Climate change visionaries and scientists have always endeavored to reduce the carbon dioxide emissions with a view to mitigate its harmful effects on climate change.

According to scientists, if it is possible to convert some parts of the carbon dioxide that is emitted into fuel, this is touted to be a great move toward cutting the increasing levels of carbon dioxide emissions.

Rice University scientists did experience a eureka moment when they found this property in graphene quantum dots. They found that the graphene quantum dots can recycle carbon dioxide into fuel rather than enter the atmosphere.

The study team from Rice University conducted experiments using graphene quantum dots (NGQDs) and found that they are effective in making complex hydrocarbons from carbon dioxide. The research team led by scientist Pulickel Ajayan used the method of electrocatalysis to convert carbon dioxide into ethylene and ethanol.

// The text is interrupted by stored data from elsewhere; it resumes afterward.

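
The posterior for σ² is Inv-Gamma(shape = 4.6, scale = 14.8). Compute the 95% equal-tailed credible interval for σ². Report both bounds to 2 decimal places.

[1.53, 10.54]

Inverse-Gamma(4.6, 14.8) quantiles: F⁻¹(0.025) and F⁻¹(0.975).
Equivalently, 1/σ² ~ Gamma(4.6, rate = 14.8); invert its 0.975 and 0.025 quantiles.
Posterior mean ≈ 4.11, SD ≈ 2.55; a Normal approximation gives roughly [-0.89, 9.11].
Exact: lower = 1.53; upper = 10.54.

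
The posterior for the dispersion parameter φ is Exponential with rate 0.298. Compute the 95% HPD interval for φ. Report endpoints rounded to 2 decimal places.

[0.00, 10.05]

The exponential density is strictly decreasing on [0, ∞), so the HPD interval is anchored at 0: [0, q] with P(φ ≤ q) = 0.95.
q = −ln(1 − 0.95) / 0.298 = 2.9957 / 0.298 = 10.05.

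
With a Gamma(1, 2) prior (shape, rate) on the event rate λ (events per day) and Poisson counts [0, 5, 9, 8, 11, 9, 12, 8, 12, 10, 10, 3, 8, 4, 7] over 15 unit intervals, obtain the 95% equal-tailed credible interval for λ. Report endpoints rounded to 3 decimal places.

[5.692, 8.184]

Posterior: Gamma(1+116, 2+15) = Gamma(117, 17) (shape, rate).
Equal-tailed 95% interval: Gamma(117, 17) quantiles at 0.025 and 0.975.
Posterior mean ≈ 6.882, SD ≈ 0.636; a Normal approximation gives roughly [5.635, 8.129].
Exact: lower = 5.692; upper = 8.184.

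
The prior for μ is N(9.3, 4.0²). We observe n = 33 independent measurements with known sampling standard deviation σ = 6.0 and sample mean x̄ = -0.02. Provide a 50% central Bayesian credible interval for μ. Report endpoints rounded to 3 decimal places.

[-0.107, 1.257]

Posterior precision = 1/4.0² + 33/6.0² = 0.0625 + 0.9167 = 0.9792, so posterior SD = 1.0106.
Posterior mean = (9.3/4.0² + 33·-0.02/6.0²) / 0.9792 = 0.5749.
Interval: 0.5749 ± 0.674 × 1.0106 → [-0.107, 1.257].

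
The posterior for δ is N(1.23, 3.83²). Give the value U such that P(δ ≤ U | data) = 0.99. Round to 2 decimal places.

10.14

Need U with P(δ ≤ U) = 0.99: U = 1.23 + z_{0.01}·3.83.
z = 2.326; U = 1.23 + 2.326 × 3.83 = 10.14.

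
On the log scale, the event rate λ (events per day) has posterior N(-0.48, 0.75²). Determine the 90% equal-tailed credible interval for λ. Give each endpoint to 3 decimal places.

On the log scale the 90% interval is -0.48 ± 1.645 × 0.75 = [-1.7136, 0.7536].
Exponentiate: [e^-1.7136, e^0.7536] = [0.180, 2.125].

[0.180, 2.125]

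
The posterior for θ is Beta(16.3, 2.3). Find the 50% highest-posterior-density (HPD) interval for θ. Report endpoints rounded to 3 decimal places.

The posterior is unimodal and skewed, so the HPD interval has equal density at both endpoints and is the shortest 50% interval.
Solving f(0.869) = f(0.959) with F(0.959) − F(0.869) = 0.50 gives [0.869, 0.959].
For comparison, the equal-tailed interval is [0.834, 0.932]; the HPD is narrower and shifted toward the mode.

[0.869, 0.959]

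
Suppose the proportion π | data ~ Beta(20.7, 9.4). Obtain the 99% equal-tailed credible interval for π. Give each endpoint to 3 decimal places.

Posterior: Beta(20.7, 9.4).
Equal-tailed 99% interval: the 0.005 and 0.995 quantiles of Beta(20.7, 9.4).
Posterior mean ≈ 0.688, SD ≈ 0.083; a Normal approximation gives roughly [0.474, 0.902].
Exact: F⁻¹(0.005) = 0.457; F⁻¹(0.995) = 0.873.

[0.457, 0.873]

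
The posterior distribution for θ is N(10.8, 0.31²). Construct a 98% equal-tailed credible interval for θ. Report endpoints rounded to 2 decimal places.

The posterior is symmetric, so the 98% equal-tailed interval is θ = 10.8 ± z·0.31 with z = 2.326.
Half-width: 2.326 × 0.31 = 0.72.
10.8 − 0.72 = 10.08; 10.8 + 0.72 = 11.52.

[10.08, 11.52]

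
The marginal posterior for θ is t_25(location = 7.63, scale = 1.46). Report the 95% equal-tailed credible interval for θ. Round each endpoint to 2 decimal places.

The t_25 distribution is symmetric; the 95% interval is 7.63 ± t·1.46 with t_{0.975,25} = 2.060.
Half-width: 2.060 × 1.46 = 3.01.
7.63 − 3.01 = 4.62; 7.63 + 3.01 = 10.64.

[4.62, 10.64]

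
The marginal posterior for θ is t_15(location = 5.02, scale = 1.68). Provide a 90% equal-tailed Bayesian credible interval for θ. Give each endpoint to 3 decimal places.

[2.075, 7.965]

The t_15 distribution is symmetric; the 90% interval is 5.02 ± t·1.68 with t_{0.95,15} = 1.753.
Half-width: 1.753 × 1.68 = 2.945.
5.02 − 2.945 = 2.075; 5.02 + 2.945 = 7.965.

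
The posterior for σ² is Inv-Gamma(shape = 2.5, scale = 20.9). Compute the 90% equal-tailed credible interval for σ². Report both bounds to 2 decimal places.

Inverse-Gamma(2.5, 20.9) quantiles: F⁻¹(0.05) and F⁻¹(0.95).
Equivalently, 1/σ² ~ Gamma(2.5, rate = 20.9); invert its 0.95 and 0.05 quantiles.
Posterior mean ≈ 13.93, SD ≈ 19.70; a Normal approximation gives roughly [-18.48, 46.34].
Exact: lower = 3.78; upper = 36.49.

[3.78, 36.49]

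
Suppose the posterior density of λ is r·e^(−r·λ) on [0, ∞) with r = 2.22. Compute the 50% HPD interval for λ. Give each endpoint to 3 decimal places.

[0.000, 0.312]

The exponential density is strictly decreasing on [0, ∞), so the HPD interval is anchored at 0: [0, q] with P(λ ≤ q) = 0.50.
q = −ln(1 − 0.50) / 2.22 = 0.6931 / 2.22 = 0.312.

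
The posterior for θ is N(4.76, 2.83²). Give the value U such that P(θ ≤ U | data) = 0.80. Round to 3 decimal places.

7.142

Need U with P(θ ≤ U) = 0.80: U = 4.76 + z_{0.2}·2.83.
z = 0.842; U = 4.76 + 0.842 × 2.83 = 7.142.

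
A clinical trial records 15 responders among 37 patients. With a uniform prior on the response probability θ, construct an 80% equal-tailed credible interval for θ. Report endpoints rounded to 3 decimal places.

Posterior: Beta(1+15, 1+22) = Beta(16, 23).
Equal-tailed 80% interval: the 0.1 and 0.9 quantiles of Beta(16, 23).
Posterior mean ≈ 0.410, SD ≈ 0.078; a Normal approximation gives roughly [0.311, 0.510].
Exact: F⁻¹(0.1) = 0.311; F⁻¹(0.9) = 0.512.

[0.311, 0.512]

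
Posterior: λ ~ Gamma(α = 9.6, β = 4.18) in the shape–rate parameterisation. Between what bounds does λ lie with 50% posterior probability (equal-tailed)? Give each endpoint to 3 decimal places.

[1.763, 2.744]

Posterior: Gamma(shape 9.6, rate 4.18).
Equal-tailed 50% interval: Gamma(9.6, 4.18) quantiles at 0.25 and 0.75.
Posterior mean ≈ 2.297, SD ≈ 0.741; a Normal approximation gives roughly [1.797, 2.797].
Exact: lower = 1.763; upper = 2.744.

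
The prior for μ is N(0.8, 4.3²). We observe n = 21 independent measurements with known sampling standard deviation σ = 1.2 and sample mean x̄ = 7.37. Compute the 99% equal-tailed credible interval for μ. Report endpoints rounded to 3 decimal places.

[6.672, 8.019]

Posterior precision = 1/4.3² + 21/1.2² = 0.0541 + 14.5833 = 14.6374, so posterior SD = 0.2614.
Posterior mean = (0.8/4.3² + 21·7.37/1.2²) / 14.6374 = 7.3457.
Interval: 7.3457 ± 2.576 × 0.2614 → [6.672, 8.019].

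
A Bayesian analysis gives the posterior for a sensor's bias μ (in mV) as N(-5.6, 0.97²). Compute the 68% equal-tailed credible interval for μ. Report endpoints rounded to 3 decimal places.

The posterior is symmetric, so the 68% equal-tailed interval is μ = -5.6 ± z·0.97 with z = 0.994.
Half-width: 0.994 × 0.97 = 0.965.
-5.6 − 0.965 = -6.565; -5.6 + 0.965 = -4.635.

[-6.565, -4.635]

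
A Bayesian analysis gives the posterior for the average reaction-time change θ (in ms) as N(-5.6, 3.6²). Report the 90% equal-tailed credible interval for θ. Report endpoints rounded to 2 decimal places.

The posterior is symmetric, so the 90% equal-tailed interval is θ = -5.6 ± z·3.6 with z = 1.645.
Half-width: 1.645 × 3.6 = 5.92.
-5.6 − 5.92 = -11.52; -5.6 + 5.92 = 0.32.

[-11.52, 0.32]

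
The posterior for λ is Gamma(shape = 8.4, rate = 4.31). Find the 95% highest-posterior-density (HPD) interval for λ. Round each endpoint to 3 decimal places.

The posterior is unimodal and skewed, so the HPD interval has equal density at both endpoints and is the shortest 95% interval.
Solving f(0.750) = f(3.288) with F(3.288) − F(0.750) = 0.95 gives [0.750, 3.288].
For comparison, the equal-tailed interval is [0.862, 3.471]; the HPD is narrower and shifted toward the mode.

[0.750, 3.288]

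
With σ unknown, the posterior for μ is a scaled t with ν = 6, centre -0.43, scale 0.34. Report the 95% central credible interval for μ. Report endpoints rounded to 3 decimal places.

[-1.262, 0.402]

The t_6 distribution is symmetric; the 95% interval is -0.43 ± t·0.34 with t_{0.975,6} = 2.447.
Half-width: 2.447 × 0.34 = 0.832.
-0.43 − 0.832 = -1.262; -0.43 + 0.832 = 0.402.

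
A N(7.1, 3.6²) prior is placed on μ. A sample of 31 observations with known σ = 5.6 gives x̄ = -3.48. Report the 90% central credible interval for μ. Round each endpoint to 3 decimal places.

Posterior precision = 1/3.6² + 31/5.6² = 0.0772 + 0.9885 = 1.0657, so posterior SD = 0.9687.
Posterior mean = (7.1/3.6² + 31·-3.48/5.6²) / 1.0657 = -2.7140.
Interval: -2.7140 ± 1.645 × 0.9687 → [-4.307, -1.121].

[-4.307, -1.121]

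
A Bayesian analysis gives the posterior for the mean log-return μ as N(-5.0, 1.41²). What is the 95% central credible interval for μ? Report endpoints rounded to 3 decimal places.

The posterior is symmetric, so the 95% equal-tailed interval is μ = -5.0 ± z·1.41 with z = 1.960.
Half-width: 1.960 × 1.41 = 2.764.
-5.0 − 2.764 = -7.764; -5.0 + 2.764 = -2.236.

[-7.764, -2.236]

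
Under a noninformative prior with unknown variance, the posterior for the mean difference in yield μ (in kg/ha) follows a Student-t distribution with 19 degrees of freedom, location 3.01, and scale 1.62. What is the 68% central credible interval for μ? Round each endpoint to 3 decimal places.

The t_19 distribution is symmetric; the 68% interval is 3.01 ± t·1.62 with t_{0.84,19} = 1.021.
Half-width: 1.021 × 1.62 = 1.654.
3.01 − 1.654 = 1.356; 3.01 + 1.654 = 4.664.

[1.356, 4.664]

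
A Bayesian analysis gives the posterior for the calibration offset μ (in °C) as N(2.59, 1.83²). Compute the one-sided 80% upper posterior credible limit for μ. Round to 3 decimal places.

Need U with P(μ ≤ U) = 0.80: U = 2.59 + z_{0.2}·1.83.
z = 0.842; U = 2.59 + 0.842 × 1.83 = 4.130.

4.130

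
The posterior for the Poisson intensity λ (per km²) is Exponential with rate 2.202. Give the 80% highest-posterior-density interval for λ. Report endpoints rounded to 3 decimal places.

[0.000, 0.731]

The exponential density is strictly decreasing on [0, ∞), so the HPD interval is anchored at 0: [0, q] with P(λ ≤ q) = 0.80.
q = −ln(1 − 0.80) / 2.202 = 1.6094 / 2.202 = 0.731.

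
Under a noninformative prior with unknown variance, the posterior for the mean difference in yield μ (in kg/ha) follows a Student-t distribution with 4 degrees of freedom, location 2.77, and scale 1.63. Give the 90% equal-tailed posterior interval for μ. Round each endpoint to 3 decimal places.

[-0.705, 6.245]

The t_4 distribution is symmetric; the 90% interval is 2.77 ± t·1.63 with t_{0.95,4} = 2.132.
Half-width: 2.132 × 1.63 = 3.475.
2.77 − 3.475 = -0.705; 2.77 + 3.475 = 6.245.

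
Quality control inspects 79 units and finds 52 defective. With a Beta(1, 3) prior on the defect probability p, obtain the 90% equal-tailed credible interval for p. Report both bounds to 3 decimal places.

Posterior: Beta(1+52, 3+27) = Beta(53, 30).
Equal-tailed 90% interval: the 0.05 and 0.95 quantiles of Beta(53, 30).
Posterior mean ≈ 0.639, SD ≈ 0.052; a Normal approximation gives roughly [0.552, 0.725].
Exact: F⁻¹(0.05) = 0.550; F⁻¹(0.95) = 0.723.

[0.550, 0.723]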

Ajayan said that graphene quantum dots are actually sheets of carbon atoms that are split into particles, which are nanometers wide and thick. When nitrogen atoms are added to these dots and an electric current is applied, different chemical reactions occur after carbon dioxide is introduced, New Atlas reveals

"It is surprising because people have tried all different kinds of catalysts. And there are only a few real choices such as copper," Ajayan said. "I think what we found is fundamentally interesting, because it provides an efficient pathway to screen new types of catalysts to convert carbon dioxide to higher-value products."

Tests showed that NGQDs were able to reduce carbon dioxide by up to 90 percent and convert 45 percent into either ethylene or alcohol and was as effective as copper electrocatalysts, according to R&D.

"Our findings suggest that the pyridinic nitrogen (a basic organic compound) sitting at the edge of graphene quantum dots leads the catalytic conversion of carbon dioxide to hydrocarbons," said Rice University postdoctoral researcher Jingjie Wu, co-lead author of the paper. "The next task is further increasing nitrogen concentration to help increase the yield of hydrocarbons."

The research was published in the journal Nature Communications.